POV-Ray : Newsgroups : povray.binaries.images : Automated RGB histogram / color map WIP : Re: Automated RGB histogram / color map WIP Server Time
30 Apr 2024 07:21:44 EDT (-0400)
  Re: Automated RGB histogram / color map WIP  
From: Bald Eagle
Date: 22 Mar 2017 07:55:00
Message: <web.58d2658ebd0e9b4fc437ac910@news.povray.org>
"Kenneth" <kdw### [at] gmailcom> wrote:
> I originally thought that your upper-right color histogram was
> supposed to be showing not only the color components of the example, but the
> *amount* of each color as well.

The upper right plot is just a straight 1:1 plotting of the color values from
the evalpigment function.  The variable Step determines how densely the image is
sampled (to reduce time for large images)

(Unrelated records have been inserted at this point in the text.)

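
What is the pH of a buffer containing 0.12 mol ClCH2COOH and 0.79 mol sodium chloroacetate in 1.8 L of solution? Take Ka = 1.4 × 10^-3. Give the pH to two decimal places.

pKa = −log(1.4 × 10^-3) = 2.854
Using pH = pKa + log([base]/[acid]) with [base]/[acid] = 0.79/0.12:
pH = 2.854 + (+0.818) = 3.67

pH = 3.67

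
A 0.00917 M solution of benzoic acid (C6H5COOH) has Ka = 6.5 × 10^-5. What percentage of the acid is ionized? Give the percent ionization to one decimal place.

C6H5COOH ⇌ C6H5COO- + H+; let x = [H+] at equilibrium.
Ka = x²/(C₀ − x); solving the quadratic gives x = 7.40 × 10^-4 M.
Fraction ionized = 7.40 × 10^-4 / 0.00917 = 0.0807 → 8.1%

8.1%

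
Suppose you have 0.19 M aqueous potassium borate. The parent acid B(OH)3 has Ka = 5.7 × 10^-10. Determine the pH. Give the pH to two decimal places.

pH = 11.26

B(OH)4- is the conjugate base of the weak acid B(OH)3.
Kb = Kw/Ka = 1.0×10^-14 / 5.7 × 10^-10 = 1.75 × 10^-5
Kb = [OH-]²/(0.19 − [OH-]) = 1.75 × 10^-5
Since Kb ≪ C₀, [OH-] ≈ √(Kb·C₀) = 1.82 × 10^-3 M.
pOH = −log(1.82 × 10^-3) = 2.74; pH = 14.00 − 2.74 = 11.26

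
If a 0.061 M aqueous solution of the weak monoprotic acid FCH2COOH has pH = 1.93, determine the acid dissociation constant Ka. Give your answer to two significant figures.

Ka = 2.8 × 10^-3

[H+] = 10^(-1.93) = 1.17 × 10^-2 M
At equilibrium [HA] = 0.061 − 1.17 × 10^-2 = 4.93 × 10^-2 M
Ka = [H+][A-]/[HA] = (1.17 × 10^-2)² / 4.93 × 10^-2 = 2.8 × 10^-3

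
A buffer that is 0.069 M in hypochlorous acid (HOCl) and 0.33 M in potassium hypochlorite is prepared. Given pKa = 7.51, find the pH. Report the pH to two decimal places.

Using pH = pKa + log([base]/[acid]) with [base]/[acid] = 0.33/0.069:
pH = 7.51 + (+0.680) = 8.19

pH = 8.19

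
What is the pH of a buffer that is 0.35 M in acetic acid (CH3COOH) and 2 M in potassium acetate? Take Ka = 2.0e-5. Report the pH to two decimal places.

pKa = −log(2.0 × 10^-5) = 4.699
Using pH = pKa + log([base]/[acid]) with [base]/[acid] = 2/0.35:
pH = 4.699 + (+0.757) = 5.46

pH = 5.46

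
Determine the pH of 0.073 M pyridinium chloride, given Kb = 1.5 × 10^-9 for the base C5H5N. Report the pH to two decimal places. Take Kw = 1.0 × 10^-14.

pH = 3.16

C5H5NH+ is the conjugate acid of the weak base C5H5N.
Ka = Kw/Kb = 1.0×10^-14 / 1.5 × 10^-9 = 6.67 × 10^-6
Let x = [H+] at equilibrium. Ka = x²/(0.073 − x).
Assume x ≪ 0.073: x ≈ √(6.67 × 10^-6 × 0.073) = 6.98 × 10^-4 M
pH = −log[H+] = −log(6.98 × 10^-4) = 3.16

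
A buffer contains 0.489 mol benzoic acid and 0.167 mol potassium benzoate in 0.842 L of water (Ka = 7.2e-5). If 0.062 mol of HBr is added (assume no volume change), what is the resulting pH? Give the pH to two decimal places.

pH = 3.42

Added H+ converts C6H5COO- to C6H5COOH: C6H5COOH → 0.551 mol, C6H5COO- → 0.105 mol.
pKa = −log(7.2 × 10^-5) = 4.143
pH = pKa + log(n_C6H5COO-/n_C6H5COOH) = 4.143 + log(0.105/0.551) = 4.143 + (-0.720)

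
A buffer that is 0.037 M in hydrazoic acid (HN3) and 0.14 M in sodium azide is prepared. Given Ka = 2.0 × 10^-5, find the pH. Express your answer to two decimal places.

pKa = −log(2.0 × 10^-5) = 4.699
Henderson–Hasselbalch: pH = pKa + log([N3-]/[HN3]) = 4.699 + log(0.14/0.037)
pH = 4.699 + (+0.578) = 5.28

pH = 5.28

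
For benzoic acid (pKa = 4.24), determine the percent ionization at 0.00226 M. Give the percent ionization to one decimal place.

14.7%

C6H5COOH ⇌ C6H5COO- + H+; let x = [H+] at equilibrium.
Ka = 10^(−4.24) = 5.75 × 10^-5
Solve x² + 5.75e-05x − 1.3e-07 = 0 → x = 3.33 × 10^-4 M
Fraction ionized = 3.33 × 10^-4 / 0.00226 = 0.1473 → 14.7%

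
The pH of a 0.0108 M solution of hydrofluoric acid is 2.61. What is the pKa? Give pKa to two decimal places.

[H+] = 10^(-2.61) = 2.45 × 10^-3 M
At equilibrium [HA] = 0.0108 − 2.45 × 10^-3 = 8.35 × 10^-3 M
Ka = [H+][A-]/[HA] = (2.45 × 10^-3)² / 8.35 × 10^-3 = 7.19 × 10^-4
pKa = -log(7.19 × 10^-4) = 3.14

pKa = 3.14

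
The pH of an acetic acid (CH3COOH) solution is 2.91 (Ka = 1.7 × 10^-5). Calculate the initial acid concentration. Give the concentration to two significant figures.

C₀ = 9.0 × 10^-2 M

[H+] = 10^(-2.91) = 1.23 × 10^-3 M = x
Ka = x²/(C₀ − x) ⇒ C₀ = x + x²/Ka
C₀ = 1.23 × 10^-3 + (1.23 × 10^-3)²/(1.7 × 10^-5) = 9.02 × 10^-2 M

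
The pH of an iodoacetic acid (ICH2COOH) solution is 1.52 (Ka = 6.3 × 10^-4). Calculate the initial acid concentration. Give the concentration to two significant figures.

C₀ = 1.5 M

[H+] = 10^(-1.52) = 3.02 × 10^-2 M = x
Ka = x²/(C₀ − x) ⇒ C₀ = x + x²/Ka
C₀ = 3.02 × 10^-2 + (3.02 × 10^-2)²/(6.3 × 10^-4) = 1.48 M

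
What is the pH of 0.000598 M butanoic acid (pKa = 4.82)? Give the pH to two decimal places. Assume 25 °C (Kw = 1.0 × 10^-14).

CH3(CH2)2COOH ⇌ CH3(CH2)2COO- + H+
Ka = 10^(−4.82) = 1.51 × 10^-5
From the ICE table, Ka = [H+]²/(0.000598 − [H+]) = 1.51 × 10^-5.
Here C₀/Ka ≈ 39.6, so the small-[H+] approximation fails. Use the quadratic:
[H+] = [−1.51e-05 + √(1.51e-05² + 3.61e-08)]/2 = 8.78 × 10^-5 M
pH = −log[H+] = −log(8.78 × 10^-5) = 4.06

pH = 4.06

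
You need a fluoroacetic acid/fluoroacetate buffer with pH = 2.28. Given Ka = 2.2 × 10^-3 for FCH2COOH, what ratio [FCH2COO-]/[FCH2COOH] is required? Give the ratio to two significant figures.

ratio = 0.42

pKa = -log(2.2 × 10^-3) = 2.658
pH = pKa + log(r) ⇒ log(r) = 2.28 − 2.658 = -0.378
r = [FCH2COO-]/[FCH2COOH] = 10^(-0.378) = 0.419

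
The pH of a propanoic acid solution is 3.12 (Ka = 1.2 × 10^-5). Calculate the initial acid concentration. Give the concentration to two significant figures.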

> (I.e., I was wondering why the amount of pure
> black occupied such a tiny area at the center apex of the histogram.) But I
> think I see now that the histogram only represents the colors themselves, not
> the color amounts.

> I was thinking: To show the amount of each color, perhaps your lower-right
> discretised view of the colors could be composed of actual 3-D cylinders-- the
> longer the cylinder, the more of that color in the example being worked with.
> (The 'black cylinder' there looks kind of 3-D anyway-- jutting out in -z -- so
> perhaps you've already thought of this. The other colors don't show that(?), at
> least as far as I can tell. Perhaps exaggerating the 'length' of all the color
> cylinders there might help, in that regard.) Anyway, just an idea.

The _lower_ right "plot"  IS exactly that - and that's one of the interesting
things that this sort of analysis shows - just how much white/gray/black
contributes to "color" images.
Look at the debug stream output from the message pane:

[Top Left]     - Plotting Finely discretized RGB gamut with  125000 spheres

[Bottom Left]  - Plotting Roughly Discretized RGB gamut with      75 spheres

Image file dimensions:   600 x   314
Reading 1 out of every  5 color values from     188400 pixels in image file...

[Top Right]    - Plotting Full RGB gamut of image file in hexagonal grid...

[Bottom Right] - Displaying roughly discretized (averaged) colors of image
file...


Calculated Color Map:

Average RGB = <0.00, 0.00, 0.00> | Level:     241
Average RGB = <0.20, 0.00, 0.00> | Level:     155
Average RGB = <0.40, 0.00, 0.00> | Level:      20
Average RGB = <0.20, 0.20, 0.00> | Level:      11
Average RGB = <0.40, 0.20, 0.00> | Level:      44
Average RGB = <0.60, 0.20, 0.00> | Level:      15
Average RGB = <0.40, 0.40, 0.00> | Level:       5
Average RGB = <0.60, 0.40, 0.00> | Level:      12
Average RGB = <0.60, 0.60, 0.00> | Level:       1
Average RGB = <0.00, 0.00, 0.00> | Level:    4541
Average RGB = <0.00, 0.00, 0.20> | Level:      21
Average RGB = <0.00, 0.20, 0.20> | Level:      25
Average RGB = <0.00, 0.20, 0.40> | Level:      20
Average RGB = <0.00, 0.40, 0.40> | Level:      17
Average RGB = <0.00, 0.40, 0.60> | Level:      93
Average RGB = <0.00, 0.40, 0.80> | Level:       2
Average RGB = <0.00, 0.60, 0.60> | Level:       4
Average RGB = <0.00, 0.60, 0.80> | Level:       1
Average RGB = <0.00, 0.00, 0.00> | Level:     108
Average RGB = <0.20, 0.00, 0.00> | Level:       2

That's like 200 times as many black pixels as anything else.

I'll probably add another ceiling threshold to remove the very large values, or
just scale them down to that value so that everything else won't get squashed
down so much.

The whole histogram is unioned in the code and then rotated -x*90 to make it
"face out" - it could be rotated -45 or 0 degrees to give something more
obviously 3D, but for testing I didn't want to obscure too many color values
from the camera.

The most frequently occurring color value determines the size of the "Maximum"
variables, and then the whole 3D cylinder histogram gets scaled down based on
that.  So, the proportions of colors ought to be "to scale"

Unless of course I screwed something up in the calculations and things are
getting out of whack between top right and bottom right.